Lucian sah aus dem Fenster. Draußen war es jetzt fast hell. »Woher weißt du, dass dein Leben endlich ist?«, fragte er, anstatt mir zu antworten. »Woher weißt du, dass du eines Tages auf jeden Fall sterben musst?«
»Was soll das denn?«, schnaubte ich. »Das ist doch kein Vergleich. Jeder . . . Mensch weiß, dass er irgendwann sterben muss.«
»Das ist richtig«, sagte Lucian. »Aber woher?«
»Na, weil jeder irgendwann stirbt.«
»Und woher weißt du, dass es bei dir nicht anders ist? Dass bei dir keine Ausnahme gemacht wird?«
»Weil . . . weil . . . ach, verdammt!«, stöhnte ich in die Enge getrieben. »Es ist mir scheißegal, ob ich irgendwann sterbe, darum geht es doch überhaupt nicht. Es geht um jetzt. Es geht um uns! Wenn ich daran glauben würde, dass man nichts ändern kann, dann wäre ich nicht hier, sondern in Los Angeles geblieben und hätte mich mit meinem beschissenen Schicksal abgefunden. Aber das habe ich nicht und das werde ich auch jetzt nicht tun!«
Ich schwieg verbissen, während Lucian mir leise übers Haar strich. Er schwieg anders als ich, sanfter, aber es sagte mir alles. Meine Worte erreichten ihn nicht.
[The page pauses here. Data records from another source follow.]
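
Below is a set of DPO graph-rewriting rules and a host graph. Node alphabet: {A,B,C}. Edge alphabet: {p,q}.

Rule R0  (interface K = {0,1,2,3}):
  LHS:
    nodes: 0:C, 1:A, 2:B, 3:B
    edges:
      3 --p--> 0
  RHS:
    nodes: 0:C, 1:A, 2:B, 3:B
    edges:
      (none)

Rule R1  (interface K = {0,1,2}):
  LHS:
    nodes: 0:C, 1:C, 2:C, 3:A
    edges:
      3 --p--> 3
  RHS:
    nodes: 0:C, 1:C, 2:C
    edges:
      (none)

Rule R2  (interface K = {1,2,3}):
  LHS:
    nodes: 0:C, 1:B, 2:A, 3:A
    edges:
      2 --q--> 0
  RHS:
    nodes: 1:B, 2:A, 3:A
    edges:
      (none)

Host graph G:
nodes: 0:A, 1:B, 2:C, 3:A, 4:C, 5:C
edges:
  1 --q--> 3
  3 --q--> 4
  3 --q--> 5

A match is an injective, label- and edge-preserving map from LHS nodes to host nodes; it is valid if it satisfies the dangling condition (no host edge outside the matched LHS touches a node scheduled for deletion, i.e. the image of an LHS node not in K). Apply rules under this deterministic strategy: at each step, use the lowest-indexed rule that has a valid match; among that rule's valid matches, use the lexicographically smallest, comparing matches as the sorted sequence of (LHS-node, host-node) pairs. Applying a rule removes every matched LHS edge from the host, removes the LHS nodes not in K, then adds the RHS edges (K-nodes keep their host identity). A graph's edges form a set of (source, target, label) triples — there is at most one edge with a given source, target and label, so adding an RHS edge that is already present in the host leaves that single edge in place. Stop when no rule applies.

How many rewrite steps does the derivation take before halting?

Answer: 2

Derivation:
start.  V:6 E:3  edges: 1-q->3 3-q->4 3-q->5
1. fire R2 via {0↦4, 1↦1, 2↦3, 3↦0}  →  V:5 E:2  edges: 1-q->3 3-q->5
2. fire R2 via {0↦5, 1↦1, 2↦3, 3↦0}  →  V:4 E:1  edges: 1-q->3
final graph: no rule applies after step 2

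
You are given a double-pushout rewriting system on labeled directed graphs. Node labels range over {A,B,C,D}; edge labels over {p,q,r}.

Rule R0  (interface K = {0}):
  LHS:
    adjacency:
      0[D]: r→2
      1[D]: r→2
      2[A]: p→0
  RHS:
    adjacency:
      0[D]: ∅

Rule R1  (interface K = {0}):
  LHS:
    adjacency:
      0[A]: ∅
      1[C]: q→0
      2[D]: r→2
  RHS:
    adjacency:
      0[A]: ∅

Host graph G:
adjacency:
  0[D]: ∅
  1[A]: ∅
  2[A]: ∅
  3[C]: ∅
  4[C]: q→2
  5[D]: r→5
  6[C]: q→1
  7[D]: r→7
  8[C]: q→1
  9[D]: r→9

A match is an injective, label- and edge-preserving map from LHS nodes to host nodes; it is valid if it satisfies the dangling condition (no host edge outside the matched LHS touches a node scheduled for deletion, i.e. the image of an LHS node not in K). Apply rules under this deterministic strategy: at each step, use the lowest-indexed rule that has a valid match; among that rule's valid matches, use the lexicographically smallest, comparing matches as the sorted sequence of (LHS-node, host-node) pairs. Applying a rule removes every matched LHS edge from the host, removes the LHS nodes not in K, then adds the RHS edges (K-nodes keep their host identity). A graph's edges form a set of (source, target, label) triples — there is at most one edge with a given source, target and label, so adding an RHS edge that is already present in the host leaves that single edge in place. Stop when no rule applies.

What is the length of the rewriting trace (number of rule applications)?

Answer: 3

Steps:
initial: |V|=10 |E|=6  E = 4-q->2 5-r->5 6-q->1 7-r->7 8-q->1 9-r->9
step 1: apply R1 at {0↦1, 1↦6, 2↦5}  → |V|=8 |E|=4  E = 4-q->2 7-r->7 8-q->1 9-r->9
step 2: apply R1 at {0↦1, 1↦8, 2↦7}  → |V|=6 |E|=2  E = 4-q->2 9-r->9
step 3: apply R1 at {0↦2, 1↦4, 2↦9}  → |V|=4 |E|=0  E = ∅
halt: no rule applies after step 3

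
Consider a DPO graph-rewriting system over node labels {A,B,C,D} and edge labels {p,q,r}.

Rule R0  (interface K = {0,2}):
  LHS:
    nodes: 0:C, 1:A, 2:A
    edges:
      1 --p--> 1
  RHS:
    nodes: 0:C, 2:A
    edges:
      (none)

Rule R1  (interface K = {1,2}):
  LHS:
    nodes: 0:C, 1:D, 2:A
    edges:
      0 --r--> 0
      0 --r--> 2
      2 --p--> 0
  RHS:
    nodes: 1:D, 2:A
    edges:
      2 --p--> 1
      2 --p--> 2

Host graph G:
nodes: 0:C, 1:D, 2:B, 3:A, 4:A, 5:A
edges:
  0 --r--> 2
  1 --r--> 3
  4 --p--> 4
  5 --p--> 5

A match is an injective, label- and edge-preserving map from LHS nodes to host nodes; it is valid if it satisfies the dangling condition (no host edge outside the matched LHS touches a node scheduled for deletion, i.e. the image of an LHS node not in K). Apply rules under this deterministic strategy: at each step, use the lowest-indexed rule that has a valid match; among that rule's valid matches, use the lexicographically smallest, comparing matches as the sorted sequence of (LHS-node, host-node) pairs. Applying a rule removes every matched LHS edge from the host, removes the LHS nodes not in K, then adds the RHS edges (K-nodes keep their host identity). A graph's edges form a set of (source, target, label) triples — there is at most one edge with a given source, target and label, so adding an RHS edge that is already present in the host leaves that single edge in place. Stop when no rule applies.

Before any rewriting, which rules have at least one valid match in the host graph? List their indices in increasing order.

Answer: [R0]

Derivation:
R0: 4 valid matches — {0↦0, 1↦4, 2↦3}, {0↦0, 1↦4, 2↦5}, {0↦0, 1↦5, 2↦3} (+1 more)
R1: no valid match — LHS pattern not found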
Im Zimmer schien es immer kälter zu werden.
Als ich nach meinem Pullover griff, fiel mir plötzlich wieder Lucians Traum von dem Pappmaschee-Affen und dem Farbtopf ein.
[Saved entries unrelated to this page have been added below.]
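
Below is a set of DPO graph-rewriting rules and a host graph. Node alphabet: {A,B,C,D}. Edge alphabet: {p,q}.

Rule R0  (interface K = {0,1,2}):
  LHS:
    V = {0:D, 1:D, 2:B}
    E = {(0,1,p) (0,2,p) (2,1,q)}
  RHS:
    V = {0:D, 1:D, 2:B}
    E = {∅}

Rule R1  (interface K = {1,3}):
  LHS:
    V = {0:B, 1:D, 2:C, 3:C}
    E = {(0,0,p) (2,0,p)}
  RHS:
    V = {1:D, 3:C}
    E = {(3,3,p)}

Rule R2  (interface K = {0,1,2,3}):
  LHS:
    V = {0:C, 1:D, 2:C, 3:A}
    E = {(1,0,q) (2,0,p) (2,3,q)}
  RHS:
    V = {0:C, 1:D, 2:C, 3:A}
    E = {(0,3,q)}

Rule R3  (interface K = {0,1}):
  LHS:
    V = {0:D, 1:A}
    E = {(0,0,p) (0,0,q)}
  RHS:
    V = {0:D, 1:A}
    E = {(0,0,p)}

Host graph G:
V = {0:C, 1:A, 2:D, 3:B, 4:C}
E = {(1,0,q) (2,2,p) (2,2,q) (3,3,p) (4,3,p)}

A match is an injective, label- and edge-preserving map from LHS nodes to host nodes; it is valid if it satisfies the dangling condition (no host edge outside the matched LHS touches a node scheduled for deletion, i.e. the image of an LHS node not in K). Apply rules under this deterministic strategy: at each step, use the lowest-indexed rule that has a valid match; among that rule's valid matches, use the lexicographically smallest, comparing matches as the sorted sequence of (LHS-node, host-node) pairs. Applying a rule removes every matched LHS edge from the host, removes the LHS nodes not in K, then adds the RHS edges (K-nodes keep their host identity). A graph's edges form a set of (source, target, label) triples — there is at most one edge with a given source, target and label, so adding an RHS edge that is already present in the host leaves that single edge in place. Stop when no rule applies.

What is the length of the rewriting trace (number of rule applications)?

Answer: 2

Steps:
[0] host  ⇒  5 nodes, 5 edges  {1-q->0 2-p->2 2-q->2 3-p->3 4-p->3}
[1] R1 @ {0↦3, 1↦2, 2↦4, 3↦0}  ⇒  3 nodes, 4 edges  {0-p->0 1-q->0 2-p->2 2-q->2}
[2] R3 @ {0↦2, 1↦1}  ⇒  3 nodes, 3 edges  {0-p->0 1-q->0 2-p->2}
halt: no rule applies after step 2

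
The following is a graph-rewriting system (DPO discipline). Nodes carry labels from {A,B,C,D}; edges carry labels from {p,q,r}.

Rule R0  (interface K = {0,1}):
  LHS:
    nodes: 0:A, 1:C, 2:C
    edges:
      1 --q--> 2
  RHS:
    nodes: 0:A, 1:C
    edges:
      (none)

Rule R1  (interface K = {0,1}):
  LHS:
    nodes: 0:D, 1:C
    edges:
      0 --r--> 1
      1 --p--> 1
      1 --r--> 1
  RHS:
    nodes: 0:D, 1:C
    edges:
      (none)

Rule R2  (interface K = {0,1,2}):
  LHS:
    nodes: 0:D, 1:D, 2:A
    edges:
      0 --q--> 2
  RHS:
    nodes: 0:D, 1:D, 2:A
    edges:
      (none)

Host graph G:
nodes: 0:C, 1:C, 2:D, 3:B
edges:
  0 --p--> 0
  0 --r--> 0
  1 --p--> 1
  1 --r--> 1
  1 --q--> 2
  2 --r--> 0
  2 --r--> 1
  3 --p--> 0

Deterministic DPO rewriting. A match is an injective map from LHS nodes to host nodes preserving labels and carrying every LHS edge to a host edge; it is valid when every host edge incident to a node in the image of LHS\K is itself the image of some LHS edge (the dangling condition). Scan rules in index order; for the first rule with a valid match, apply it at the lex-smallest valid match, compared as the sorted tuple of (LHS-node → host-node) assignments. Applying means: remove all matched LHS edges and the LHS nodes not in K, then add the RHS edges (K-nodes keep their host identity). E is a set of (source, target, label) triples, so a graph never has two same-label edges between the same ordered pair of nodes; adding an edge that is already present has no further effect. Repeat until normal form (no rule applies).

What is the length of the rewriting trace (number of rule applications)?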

Okay, das war der beste Beweis!
Ich erzählte Lucian von dem Atelier in Hamburg und der verdreckten Küche. »Es ist nicht so passiert, wie du es geträumt hast. Ich war darauf vorbereitet. Ich habe verhindert, dass der Farbtopf auf mich draufgefallen ist. Also . . .«
Triumphierend sah ich Lucian an. » . . . also ist es nicht passiert. Wie der Raum aus unserem Traum aussieht, wissen wir genau. Es muss bei uns gar nicht erst so weit kommen wie bei Faye und Finn. Selbst wenn dieser Raum existiert, wir müssen einfach nur darauf achten, ihn nicht zu betreten!«
Neue Energie durchflutete mich. Ich legte meine Hand auf Lucians Arm. »Wir fahren zurück zu meinem Dad und reden mit ihm«, sagte ich fest. »Er ist nicht wie Janne. Er will mich auch beschützen, aber er wird mir zuhören. Er wird uns zuhören und dann wird er versuchen, uns zu helfen.«
»Weiß er überhaupt, wo du bist?«, fragte Lucian.
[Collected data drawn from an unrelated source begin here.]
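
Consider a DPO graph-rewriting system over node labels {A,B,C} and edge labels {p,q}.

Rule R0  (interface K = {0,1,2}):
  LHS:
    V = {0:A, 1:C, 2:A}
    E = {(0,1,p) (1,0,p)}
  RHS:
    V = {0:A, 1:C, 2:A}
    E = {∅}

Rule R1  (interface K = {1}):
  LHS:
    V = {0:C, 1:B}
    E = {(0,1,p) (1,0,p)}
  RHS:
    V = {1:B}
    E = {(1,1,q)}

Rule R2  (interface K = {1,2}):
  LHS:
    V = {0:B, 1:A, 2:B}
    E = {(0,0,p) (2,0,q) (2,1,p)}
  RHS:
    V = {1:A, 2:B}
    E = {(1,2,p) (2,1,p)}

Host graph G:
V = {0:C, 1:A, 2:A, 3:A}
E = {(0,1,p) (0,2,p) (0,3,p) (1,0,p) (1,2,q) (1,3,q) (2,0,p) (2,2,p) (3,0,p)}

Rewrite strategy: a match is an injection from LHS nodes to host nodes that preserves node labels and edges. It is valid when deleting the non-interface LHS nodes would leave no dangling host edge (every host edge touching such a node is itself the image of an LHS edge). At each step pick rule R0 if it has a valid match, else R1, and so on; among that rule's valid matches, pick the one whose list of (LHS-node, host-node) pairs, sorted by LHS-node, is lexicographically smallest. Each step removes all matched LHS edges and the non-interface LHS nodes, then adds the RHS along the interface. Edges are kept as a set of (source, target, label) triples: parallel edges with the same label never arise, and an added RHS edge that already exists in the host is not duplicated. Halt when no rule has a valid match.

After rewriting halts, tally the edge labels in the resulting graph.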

»Nein«, sagte ich – und zum ersten Mal, seit ich hier war, wurde mir voll bewusst, dass Dad seit zwei Tagen und zwei Nächten kein Wort von mir gehört hatte.
»Wir können mit ihm reden«, wiederholte ich störrisch. »Er wird uns helfen. Er wird dafür sorgen, dass wir zusammenbleiben können!«
»Woher weißt du das?«, fragte Lucian.
Draußen sang ein Vogel. Und ich sah Lucian an. »Ich weiß es einfach!«, sagte ich. »Genau wie du.«
Lucians Ausdruck veränderte sich. In sein Gesicht kam wieder Farbe, in seine Augen kehrte der Glanz zurück und die Schatten wurden heller. Sein linker Mundwinkel zuckte und verzog sich zu diesem leisen Lächeln, das ich so an ihm liebte.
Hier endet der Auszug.